There is still little we know about COVID-19, but what we do know is that those who are 65 years of age or older are at a higher risk of developing more severe illnesses as a result of COVID-19. The Center for Disease Control (“CDC”) has confirmed that eight out of ten COVID-19 related deaths have consisted of people who were 65 or older. Additionally, on March 15, 2020, California Governor, Gavin Newsom, issued an Executive Order asking Californians over 65 to isolate themselves at home.
Today, more than 20 percent of adults over 65 are either working or looking for work, compared to 10 percent in 1985. Thus, the recent state and federal warnings raise questions for nearly a quarter of those over 65. These questions include: Will my employer send me home because I am over 65? Will I lose my job because of my age and susceptibility to serious illness? Will potential employers ignore my resume because I’m higher risk? These questions boil down to one primary inquiry: Can my employer treat me differently because I am over 65?
In general, an employer cannot treat you differently simply because you are over 65 years old. The Federal Age Discrimination in Employment Act (“ADEA”) and the California Fair Employment and Housing Act (“FEHA”) prohibit discrimination against people who are 40 or older, unless the employer can establish the age limitation is based on a bona fide occupational qualification. These Federal and State laws forbid an employer from refusing to hire, fire, or discriminate against a person regarding the terms, conditions, or privileges of that person’s employment.
On the other hand, there is a myriad of objective evidence showing that folks over 65 are more likely to have serious health complications from COVID-19. If an employer allows an employee over 65 to continue working, and that employee contracts COVID-19, the employer may find itself on the wrong side of a health and safety violation, or worse, a wrongful death lawsuit. Some employers find balance on this legal tightrope with a signed agreement – where the 65+ year-old understands the risks and chooses to continue working. Other employers may simply send the at-risk employee home and face potential exposure to an age discrimination lawsuit.
But even if there is age discrimination on its face, the employer’s apparent motivation for keeping the at-risk employee home is for the health and well-being of that employee, not for a discriminatory purpose. So long as the employer can show a legitimate, nondiscriminatory reason for removing the employee, the employer can dispel the presumption of discrimination. Furthermore, a blanket policy prohibiting at-risk individuals from working could be legal if an employer can show that its bona fide occupational qualification was for public safety, and there is no acceptable less discriminatory alternative. Indeed, the federal and state guidelines, as well as a County Order proving a “strong recommendation” to people over 65 to stay home, would serve as compelling evidence for the employers’ bona fide occupational qualification for placing individuals over 65 on a leave of absence.
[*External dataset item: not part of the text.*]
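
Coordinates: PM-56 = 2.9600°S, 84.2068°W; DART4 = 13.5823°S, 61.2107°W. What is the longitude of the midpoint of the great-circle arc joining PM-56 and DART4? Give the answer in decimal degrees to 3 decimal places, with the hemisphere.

72.866°W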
When the COVID-19 pandemic ends, the bona fide occupational qualification exception would not apply and a blanket policy would likely be unlawful.
 See Government Code §12940; 29 U.S.C. §623.
 In the context of disability discrimination, the employer may refuse to hire or may discharge the employee because the employee’s continued employment would by a “direct threat” by endangering the employee’s own health or safety. 29 C.F.R. §1630.2(r).
 See Reeves v. Sanderson Plumbing Products, Inc., 530 U.S. 133, 142, (2000).
 29 C.F.R. §1625.6(b).
 See Western Air Lines, Inc. v. Criswell, 472 U.S. 400, 418-419 (1985) (Defendant Western Airline could rely on the FAA requirement that commercial airline pilots stop flying at age 60 as evidence supporting its bona fide occupational qualification defense in an age discrimination suit).